NATIONAL

[Newsmaker] Kim Yong-nam: ceremonial leader of reclusive regime

By Yeo Jun-suk
  • Published : Feb 5, 2018 - 16:06
  • Updated : Feb 5, 2018 - 16:06

With North Korea’s nominal head of state Kim Yong-nam planning to attend the opening of the PyeongChang Winter Olympics, the focus is on what his participation means and who will be joining him during the scheduled visit.

In a message sent Sunday night via a cross-border communication channel, North Korea told South Korea that it would send a high-level delegation from Feb. 9-11, the South’s Unification Ministry said. It said the North’s delegation includes Kim and three other officials but gave no further details.

The presidential office Cheong Wa Dae welcomed Kim’s visit, saying it showed the North’s willingness to improve inter-Korean ties because Kim is the highest-level North Korean official to visit South Korea since the inauguration of the Moon Jae-in administration.

“We believe North Korea showed its sincere and earnest efforts to improve inter-Korean ties and make the PyeongChang Olympics successful,” Cheong Wa Dae spokesman Kim Eui-kyeom said during a press briefing.

North Korea`s nominal leader Kim Yong-nam, who serves as president of the Presidium of the Supreme People’s Assembly. Yonhap


The spokesperson also left open the possibility that Kim would meet with South Korea’s President Moon, saying the presidential office is preparing for a “communication opportunity” and its staff is discussing the level and agenda of the potential talks.

Serving as president of the Presidium of the Supreme People’s Assembly, Kim has often been described as the North’s nominal head of state because he receives visiting foreign leaders, approves the credentials of ambassadors and represents North Korea on state visits abroad

When North Korea’s former leader Kim Jong-il held a historic summit with South Korea’s late Presidents Kim Dae-jung and Ro Mu-hyun in 2000 and 2007, respectively, Kim Yong-nam had met with the South Korean leaders before Kim Jong-il visited the South.

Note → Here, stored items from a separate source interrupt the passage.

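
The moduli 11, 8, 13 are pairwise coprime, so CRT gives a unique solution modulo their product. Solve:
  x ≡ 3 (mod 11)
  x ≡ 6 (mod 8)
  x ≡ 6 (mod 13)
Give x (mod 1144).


Moduli 11, 8, 13 are pairwise coprime; by CRT there is a unique solution modulo M = 11 · 8 · 13 = 1144.
Solve pairwise, accumulating the modulus:
  Start with x ≡ 3 (mod 11).
  Combine with x ≡ 6 (mod 8): since gcd(11, 8) = 1, we get a unique residue mod 88.
    Write x = 3 + 11·t and substitute into x ≡ 6 (mod 8): 11·t ≡ 6 − 3 = 3 (mod 8).
    Reduce coefficients mod 8: 3·t ≡ 3 (mod 8).
    The inverse of 3 mod 8 is 3 (since 3·3 = 9 = 1·8 + 1), so t ≡ 3·3 = 9 ≡ 1 (mod 8).
    Then x = 3 + 11·1 = 14, valid modulo lcm(11, 8) = 88: x ≡ 14 (mod 88).
  Combine with x ≡ 6 (mod 13): since gcd(88, 13) = 1, we get a unique residue mod 1144.
    Write x = 14 + 88·t and substitute into x ≡ 6 (mod 13): 88·t ≡ 6 − 14 = -8 (mod 13).
    Reduce coefficients mod 13: 10·t ≡ 5 (mod 13).
    The inverse of 10 mod 13 is 4 (since 10·4 = 40 = 3·13 + 1), so t ≡ 4·5 = 20 ≡ 7 (mod 13).
    Then x = 14 + 88·7 = 630, valid modulo lcm(88, 13) = 1144: x ≡ 630 (mod 1144).
Verify: 630 mod 11 = 3 ✓, 630 mod 8 = 6 ✓, 630 mod 13 = 6 ✓.

x ≡ 630 (mod 1144).


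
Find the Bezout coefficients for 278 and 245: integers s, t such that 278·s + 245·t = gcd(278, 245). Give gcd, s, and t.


Euclidean algorithm on (278, 245) — divide until remainder is 0:
  278 = 1 · 245 + 33
  245 = 7 · 33 + 14
  33 = 2 · 14 + 5
  14 = 2 · 5 + 4
  5 = 1 · 4 + 1
  4 = 4 · 1 + 0
gcd(278, 245) = 1.
Track Bezout coefficients alongside the remainders: start with r₀ = 278 = a·1 + b·0 (s = 1, t = 0) and r₁ = 245 = a·0 + b·1 (s = 0, t = 1); each new remainder r_{k+1} = r_{k-1} − q_k·r_k inherits s_{k+1} = s_{k-1} − q_k·s_k, t_{k+1} = t_{k-1} − q_k·t_k, so r_k = a·s_k + b·t_k at every step:
  q = 1: r = 33, s = 1 − 1·0 = 1, t = 0 − 1·1 = -1  (check: 278·1 + 245·(-1) = 33)
  q = 7: r = 14, s = 0 − 7·1 = -7, t = 1 − 7·(-1) = 8  (check: 278·(-7) + 245·8 = 14)
  q = 2: r = 5, s = 1 − 2·(-7) = 15, t = -1 − 2·8 = -17  (check: 278·15 + 245·(-17) = 5)
  q = 2: r = 4, s = -7 − 2·15 = -37, t = 8 − 2·(-17) = 42  (check: 278·(-37) + 245·42 = 4)
  q = 1: r = 1, s = 15 − 1·(-37) = 52, t = -17 − 1·42 = -59  (check: 278·52 + 245·(-59) = 1)
The row with r = 1 (the gcd) gives the Bezout coefficients s = 52, t = -59.
Result: 278 · (52) + 245 · (-59) = 1.

gcd(278, 245) = 1; s = 52, t = -59 (check: 278·52 + 245·(-59) = 1).


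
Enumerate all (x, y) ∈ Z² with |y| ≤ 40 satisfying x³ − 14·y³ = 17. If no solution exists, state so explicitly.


The equation is x³ - 14y³ = 17. For fixed y, x³ = 14·y³ + 17, so a solution requires the RHS to be a perfect cube.
Strategy: iterate y from -40 to 40, compute RHS = 14·y³ + 17, and check whether it is a (positive or negative) perfect cube.
Check small values of y:
  y = 0: RHS = 17 is not a perfect cube.
  y = 1: RHS = 31 is not a perfect cube.
  y = -1: RHS = 3 is not a perfect cube.
  y = 2: RHS = 129 is not a perfect cube.
  y = -2: RHS = -95 is not a perfect cube.
  y = 3: RHS = 395 is not a perfect cube.
  y = -3: RHS = -361 is not a perfect cube.
Continuing the search up to |y| = 40 finds no solutions either.
No (x, y) in the scanned range satisfies the equation.

No integer solutions with |y| ≤ 40.


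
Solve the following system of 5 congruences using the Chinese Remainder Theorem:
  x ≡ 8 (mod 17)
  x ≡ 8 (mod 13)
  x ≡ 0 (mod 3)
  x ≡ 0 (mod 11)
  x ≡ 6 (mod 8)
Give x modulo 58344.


Product of moduli M = 17 · 13 · 3 · 11 · 8 = 58344.
Merge one congruence at a time:
  Start: x ≡ 8 (mod 17).
  Combine with x ≡ 8 (mod 13); new modulus lcm = 221.
    Write x = 8 + 17·t and substitute into x ≡ 8 (mod 13): 17·t ≡ 8 − 8 = 0 (mod 13).
    Reduce coefficients mod 13: 4·t ≡ 0 (mod 13).
    The inverse of 4 mod 13 is 10 (since 4·10 = 40 = 3·13 + 1), so t ≡ 10·0 = 0 ≡ 0 (mod 13).
    Then x = 8 + 17·0 = 8, valid modulo lcm(17, 13) = 221: x ≡ 8 (mod 221).
  Combine with x ≡ 0 (mod 3); new modulus lcm = 663.
    Write x = 8 + 221·t and substitute into x ≡ 0 (mod 3): 221·t ≡ 0 − 8 = -8 (mod 3).
    Reduce coefficients mod 3: 2·t ≡ 1 (mod 3).
    The inverse of 2 mod 3 is 2 (since 2·2 = 4 = 1·3 + 1), so t ≡ 2·1 = 2 ≡ 2 (mod 3).
    Then x = 8 + 221·2 = 450, valid modulo lcm(221, 3) = 663: x ≡ 450 (mod 663).
  Combine with x ≡ 0 (mod 11); new modulus lcm = 7293.
    Write x = 450 + 663·t and substitute into x ≡ 0 (mod 11): 663·t ≡ 0 − 450 = -450 (mod 11).
    Reduce coefficients mod 11: 3·t ≡ 1 (mod 11).
    The inverse of 3 mod 11 is 4 (since 3·4 = 12 = 1·11 + 1), so t ≡ 4·1 = 4 ≡ 4 (mod 11).
    Then x = 450 + 663·4 = 3102, valid modulo lcm(663, 11) = 7293: x ≡ 3102 (mod 7293).
  Combine with x ≡ 6 (mod 8); new modulus lcm = 58344.
    Write x = 3102 + 7293·t and substitute into x ≡ 6 (mod 8): 7293·t ≡ 6 − 3102 = -3096 (mod 8).
    Reduce coefficients mod 8: 5·t ≡ 0 (mod 8).
    The inverse of 5 mod 8 is 5 (since 5·5 = 25 = 3·8 + 1), so t ≡ 5·0 = 0 ≡ 0 (mod 8).
    Then x = 3102 + 7293·0 = 3102, valid modulo lcm(7293, 8) = 58344: x ≡ 3102 (mod 58344).
Verify against each original: 3102 mod 17 = 8, 3102 mod 13 = 8, 3102 mod 3 = 0, 3102 mod 11 = 0, 3102 mod 8 = 6.

x ≡ 3102 (mod 58344).


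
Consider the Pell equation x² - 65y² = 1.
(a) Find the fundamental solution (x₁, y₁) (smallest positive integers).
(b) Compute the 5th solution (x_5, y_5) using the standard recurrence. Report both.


Step 1: Find the fundamental solution (x₁, y₁) of x² - 65y² = 1.
  Expand √65 as a continued fraction. a₀ = ⌊√65⌋ = 8; iterate m_{k+1} = d_k·a_k − m_k, d_{k+1} = (65 − m_{k+1}²)/d_k, a_{k+1} = ⌊(a₀ + m_{k+1})/d_{k+1}⌋ (starting m₀ = 0, d₀ = 1), with convergents p_k = a_k·p_{k-1} + p_{k-2}, q_k = a_k·q_{k-1} + q_{k-2} (p₋₁ = 1, q₋₁ = 0):
  k = 0: a₀ = 8; p₀/q₀ = 8/1; p₀² − 65·q₀² = 64 − 65 = -1.
  k = 1: m = 8, d = 1, a = ⌊(8 + 8)/1⌋ = 16; p/q = (16·8 + 1)/(16·1 + 0) = 129/16; p² − 65·q² = 16641 − 16640 = 1.
  The first convergent with p² − 65·q² = 1 gives the fundamental solution (x₁, y₁) = (129, 16).
Step 2: Apply the recurrence (x_{n+1}, y_{n+1}) = (x₁x_n + 65y₁y_n, x₁y_n + y₁x_n) repeatedly.
  From (x_1, y_1) = (129, 16): x_2 = 129·129 + 65·16·16 = 33281; y_2 = 129·16 + 16·129 = 4128.
  From (x_2, y_2) = (33281, 4128): x_3 = 129·33281 + 65·16·4128 = 8586369; y_3 = 129·4128 + 16·33281 = 1065008.
  From (x_3, y_3) = (8586369, 1065008): x_4 = 129·8586369 + 65·16·1065008 = 2215249921; y_4 = 129·1065008 + 16·8586369 = 274767936.
  From (x_4, y_4) = (2215249921, 274767936): x_5 = 129·2215249921 + 65·16·274767936 = 571525893249; y_5 = 129·274767936 + 16·2215249921 = 70889062480.
Step 3: Verify x_5² - 65·y_5² = 326641846654067343776001 - 326641846654067343776000 = 1 (should be 1). ✓

(x_1, y_1) = (129, 16); (x_5, y_5) = (571525893249, 70889062480).


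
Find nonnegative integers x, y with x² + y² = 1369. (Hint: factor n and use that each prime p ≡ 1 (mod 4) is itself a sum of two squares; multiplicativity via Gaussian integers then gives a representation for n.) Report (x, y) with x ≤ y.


Step 1: Factor n = 1369 = 37^2.
Step 2: Check the mod-4 condition on each prime factor: 37 ≡ 1 (mod 4), exponent 2.
All primes ≡ 3 (mod 4) appear to even exponent (or don't appear), so by the two-squares theorem n IS expressible as a sum of two squares.
Step 3: Build a representation. Here n = 37 · 37 is a product of primes ≡ 1 (mod 4). Each prime p ≡ 1 (mod 4) is itself a sum of two squares; find a² by testing p − a² for a perfect square:
  37: 37 − 1² = 36 = 6² ⇒ 37 = 1² + 6².
  Combine using the Brahmagupta–Fibonacci identity (a² + b²)(c² + d²) = (ac − bd)² + (ad + bc)² = (ac + bd)² + (ad − bc)²:
  37 · 37 = 1369: from (1² + 6²)(1² + 6²), take (1·1 − 6·6, 1·6 + 6·1) = (1 − 36, 6 + 6) = (-35, 12); dropping signs (only squares matter) gives (35, 12); check 35² + 12² = 1225 + 144 = 1369 ✓.
Step 4: Order so x ≤ y and verify: 12² + 35² = 144 + 1225 = 1369 = n. ✓

n = 1369 = 12² + 35² (one valid representation with x ≤ y).


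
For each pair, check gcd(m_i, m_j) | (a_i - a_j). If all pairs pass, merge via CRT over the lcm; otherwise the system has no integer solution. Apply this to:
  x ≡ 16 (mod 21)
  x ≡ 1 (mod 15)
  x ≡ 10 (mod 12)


Moduli 21, 15, 12 are not pairwise coprime, so CRT works modulo lcm(m_i) when all pairwise compatibility conditions hold.
Pairwise compatibility: gcd(m_i, m_j) must divide a_i - a_j for every pair.
Merge one congruence at a time:
  Start: x ≡ 16 (mod 21).
  Combine with x ≡ 1 (mod 15): gcd(21, 15) = 3; 1 - 16 = -15, which IS divisible by 3, so compatible.
    Write x = 16 + 21·t and substitute into x ≡ 1 (mod 15): 21·t ≡ 1 − 16 = -15 (mod 15).
    Divide the congruence (and modulus) by g = 3: 7·t ≡ -5 (mod 5).
    Reduce coefficients mod 5: 2·t ≡ 0 (mod 5).
    The inverse of 2 mod 5 is 3 (since 2·3 = 6 = 1·5 + 1), so t ≡ 3·0 = 0 ≡ 0 (mod 5).
    Then x = 16 + 21·0 = 16, valid modulo lcm(21, 15) = 105: x ≡ 16 (mod 105).
  Combine with x ≡ 10 (mod 12): gcd(105, 12) = 3; 10 - 16 = -6, which IS divisible by 3, so compatible.
    Write x = 16 + 105·t and substitute into x ≡ 10 (mod 12): 105·t ≡ 10 − 16 = -6 (mod 12).
    Divide the congruence (and modulus) by g = 3: 35·t ≡ -2 (mod 4).
    Reduce coefficients mod 4: 3·t ≡ 2 (mod 4).
    The inverse of 3 mod 4 is 3 (since 3·3 = 9 = 2·4 + 1), so t ≡ 3·2 = 6 ≡ 2 (mod 4).
    Then x = 16 + 105·2 = 226, valid modulo lcm(105, 12) = 420: x ≡ 226 (mod 420).
Verify: 226 mod 21 = 16, 226 mod 15 = 1, 226 mod 12 = 10.

x ≡ 226 (mod 420).


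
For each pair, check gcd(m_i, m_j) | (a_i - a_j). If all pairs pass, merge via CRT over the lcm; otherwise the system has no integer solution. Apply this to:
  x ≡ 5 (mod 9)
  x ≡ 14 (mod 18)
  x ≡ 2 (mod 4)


Moduli 9, 18, 4 are not pairwise coprime, so CRT works modulo lcm(m_i) when all pairwise compatibility conditions hold.
Pairwise compatibility: gcd(m_i, m_j) must divide a_i - a_j for every pair.
Merge one congruence at a time:
  Start: x ≡ 5 (mod 9).
  Combine with x ≡ 14 (mod 18): gcd(9, 18) = 9; 14 - 5 = 9, which IS divisible by 9, so compatible.
    Write x = 5 + 9·t and substitute into x ≡ 14 (mod 18): 9·t ≡ 14 − 5 = 9 (mod 18).
    Divide the congruence (and modulus) by g = 9: 1·t ≡ 1 (mod 2).
    So t ≡ 1 (mod 2).
    Then x = 5 + 9·1 = 14, valid modulo lcm(9, 18) = 18: x ≡ 14 (mod 18).
  Combine with x ≡ 2 (mod 4): gcd(18, 4) = 2; 2 - 14 = -12, which IS divisible by 2, so compatible.
    Write x = 14 + 18·t and substitute into x ≡ 2 (mod 4): 18·t ≡ 2 − 14 = -12 (mod 4).
    Divide the congruence (and modulus) by g = 2: 9·t ≡ -6 (mod 2).
    Reduce coefficients mod 2: 1·t ≡ 0 (mod 2).
    So t ≡ 0 (mod 2).
    Then x = 14 + 18·0 = 14, valid modulo lcm(18, 4) = 36: x ≡ 14 (mod 36).
Verify: 14 mod 9 = 5, 14 mod 18 = 14, 14 mod 4 = 2.

x ≡ 14 (mod 36).


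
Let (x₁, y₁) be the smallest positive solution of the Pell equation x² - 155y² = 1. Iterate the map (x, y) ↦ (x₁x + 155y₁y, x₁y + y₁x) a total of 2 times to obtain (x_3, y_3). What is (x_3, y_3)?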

“It seems to me that (North Korea’s current leader) Kim Jong-un has made a bold decision,” said Cheong Seong-chang, a senior research fellow at the Sejong Institute. “Though he had little influence on domestic politics, the North’s past summit diplomacy with third world countries has been led by Kim.”

During the previous 2008 Beijing Summer Olympics and 2014 Sochi Winter Olympics, Kim Yong-nam attended the sporting event as the North’s ceremonial leader.

But the nominal role he has played in domestic politics has prompted skepticism over whether Kim Yong-nam would be able to represent Kim Jong-un and carry his message to South Korea – unless he is accompanied by a more powerful right-hand man to Kim Jong-un like Choe Ryong-hae, who is considered the second-most powerful man in the reclusive regime.

Kim Yong-nam is one of the few top aides to Kim Jong-un who has not been blacklisted by the United Nations and United States for involvement in North Korea’s illicit nuclear programs. Kim Yong-nam, 90, has also survived frequent political purges led by Kim Jong-un and his predecessors.

“Kim Yong-nam’s visit is another evidence that the North puts little emphasis on the Olympics,” said Rep. Chang Je-won, spokesperson of South Korea’s main opposition Liberty Korea Party, which has criticized the Moon administration’s engagement policy with North Korea through the PyeongChang Olympics.

Cho Han-bum, a senior research fellow at the Korea Institute for National Unification, said North Korea has appeared to make a strategic decision to break out of isolation and could send another of Kim Jong-un’s top aides to the delegation led by Kim Yong-nam.

Among officials who could be included in the delegation list are Choe Ryong-hae, vice chairman of North Korea’s ruling party, and Ri Su-yong, former foreign minister and current head of the parliamentary committee on foreign affairs ,Cho said.

“We cannot rule out the possibility that North Korea would send more of those aides close to Kim Jong-un,” Cho said. “Of course, they would be reluctant to send officials who can provoke the US. … It depends on who will attend the Olympics from the US.”